By Scott M. Johnson Herald Writer
SEATTLE — Tia Jackson isn’t afraid to dream the improbable dream, one that most would deem impossible.
In her private moments, Jackson can see the University of Washington fans storming the court tonight after the Huskies shock the women’s basketball world with a monumental upset of No. 2 Stanford.
“It would be remarkable,” Jackson said when asked what it would mean to beat the mighty Cardinal tonight. “It would be great for the city of Seattle and our fans. It’s something that’s been long-awaited. Our kids could really take that and hang their hats on something. It would be remarkable.
“Man, I could see the floor being rushed right now. I’m getting chills just thinking about it. It would be great for our program in general and for all of our fans.”
These Huskies? Knock off the mighty Cardinal?
As tall tasks go, UW is Jack looking up the beanstalk right about now.
Since losing to top-ranked, unbeaten Connecticut on Dec. 23, Stanford (21-1 overall, 11-0 in the Pac-10) has rattled off 12 consecutive victories by an average of 21.3 points. The Cardinal has beaten each of its past eight opponents by 15 points or more.
But therein lies the Huskies’ source of hope. In those eight most recent blowouts, UW is the only Stanford opponent to be within 19 points of the mighty Cardinal. Just the Huskies and UCLA Bruins — Stanford beat them 65-61 on Jan. 10 — have been able to stay at or below 15 points of the Cardinal since Pac-10 play began.
If ever a 15-point loss gave reason for hope, it was in UW’s 66-51 defeat at the hands of the Cardinal four weeks ago.

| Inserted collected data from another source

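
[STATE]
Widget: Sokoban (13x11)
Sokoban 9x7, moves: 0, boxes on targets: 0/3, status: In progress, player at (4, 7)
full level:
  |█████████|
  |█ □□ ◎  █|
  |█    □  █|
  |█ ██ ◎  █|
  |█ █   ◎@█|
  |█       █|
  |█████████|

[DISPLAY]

█████████    
█ □□ ◎  █    
█    □  █    
█ ██ ◎  █    
█ █   ◎@█    
█       █    
█████████    
Moves: 0  0/3
             
             
             


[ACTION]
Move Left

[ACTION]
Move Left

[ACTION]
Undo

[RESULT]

█████████    
█ □□ ◎  █    
█    □  █    
█ ██ ◎  █    
█ █   + █    
█       █    
█████████    
Moves: 1  0/3
             
             
             


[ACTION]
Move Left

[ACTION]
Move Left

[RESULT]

█████████    
█ □□ ◎  █    
█    □  █    
█ ██ ◎  █    
█ █ @ ◎ █    
█       █    
█████████    
Moves: 3  0/3
             
             
             


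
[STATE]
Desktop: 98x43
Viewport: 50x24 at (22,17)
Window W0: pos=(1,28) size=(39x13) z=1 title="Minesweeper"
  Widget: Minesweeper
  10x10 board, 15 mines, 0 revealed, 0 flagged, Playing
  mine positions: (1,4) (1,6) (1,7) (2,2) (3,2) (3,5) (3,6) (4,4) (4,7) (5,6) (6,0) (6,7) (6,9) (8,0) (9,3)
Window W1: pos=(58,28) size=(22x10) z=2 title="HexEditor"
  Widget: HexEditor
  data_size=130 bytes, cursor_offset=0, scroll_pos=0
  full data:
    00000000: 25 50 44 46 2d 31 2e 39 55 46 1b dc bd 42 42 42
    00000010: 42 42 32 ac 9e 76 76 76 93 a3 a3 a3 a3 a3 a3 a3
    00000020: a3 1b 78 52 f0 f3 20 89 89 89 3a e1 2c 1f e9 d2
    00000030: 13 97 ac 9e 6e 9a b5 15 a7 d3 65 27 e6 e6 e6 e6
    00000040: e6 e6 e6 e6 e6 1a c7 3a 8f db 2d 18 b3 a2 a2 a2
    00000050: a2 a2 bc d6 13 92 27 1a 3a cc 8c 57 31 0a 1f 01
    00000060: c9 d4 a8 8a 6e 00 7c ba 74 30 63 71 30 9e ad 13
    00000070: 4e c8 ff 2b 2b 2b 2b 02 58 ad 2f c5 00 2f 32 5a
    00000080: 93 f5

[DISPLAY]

                                                  
                                                  
                                                  
                                                  
                                                  
                                                  
                                                  
                                                  
                                                  
                                                  
                                                  
━━━━━━━━━━━━━━━━━┓                  ┏━━━━━━━━━━━━━
                 ┃                  ┃ HexEditor   
─────────────────┨                  ┠─────────────
                 ┃                  ┃00000000  25 
                 ┃                  ┃00000010  42 
                 ┃                  ┃00000020  a3 
                 ┃                  ┃00000030  13 
                 ┃                  ┃00000040  e6 
                 ┃                  ┃00000050  a2 
                 ┃                  ┗━━━━━━━━━━━━━
                 ┃                                
                 ┃                                
━━━━━━━━━━━━━━━━━┛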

“It just shows us how well we can match up with them and what we’re capable of doing when we follow our game plan defensively,” said UW senior Sami Whitcomb, whose Huskies were within eight points of the Cardinal when teammate Sarah Morton hit a 3-pointer with 7:55 remaining. “On offense, we struggled a little. But we were able to hold them, at least, and I think that was big for us.”
The Cardinal used just seven players in that game because of injuries to Jeanette Pohlen and JJ Hones, but it didn’t hurt that three of the participants — Kayla Pedersen, Jayne Appel and Pac-10 player-of-the-year favorite Nnemkadi Ogwumike — are All-America candidates.
Pohlen and Hones are back in the rotation, and the Cardinal have been rolling over opponents for the good part of the last month.
The same can’t be said for the Huskies (9-12, 4-7). They have lost six of their past seven and hit a season lowpoint with a 30-point loss at Arizona over the weekend. Jackson said UW looked lethargic from the start of that game, although she couldn’t pinpoint why.
Asked whether the blowout loss would have any effect on tonight’s game, Jackson said: “I don’t know if it’s ever a great time to face the No. 2 team in the country, but it’s a great challenge for us.”
A few minutes later, after the conclusion of Jackson’s weekly press conference, she stopped abruptly and joked that she had misspoken.
“I said it is always a good time to face the No. 2 team in the country,” Jackson said, smiling.
The third-year coach has tried to keep her players light this week, saying that the Huskies need to focus on their game plan rather than “the Stanford across their chests.”
And if everything falls just right, UW might actually knock off the mighty Cardinal for the first time in nine meetings.
If it happens, Jackson would lead the post-game celebration.
“I know I’m rushing the floor — heels in hand,” she said. “I’m throwing those puppies off.”
UW got a big boost from the return of wing Sara Mosiman last weekend. The senior was supposed to be out until at least March after undergoing surgery to ease the effects of shin splints. Mosiman played 11 minutes off the bench in last Saturday’s loss to Arizona, marking her first action since Dec. 4. … Starting center Regina Rogers practiced this week after sitting out the Arizona game with a bruised knee, and she is expected to be available for tonight’s game.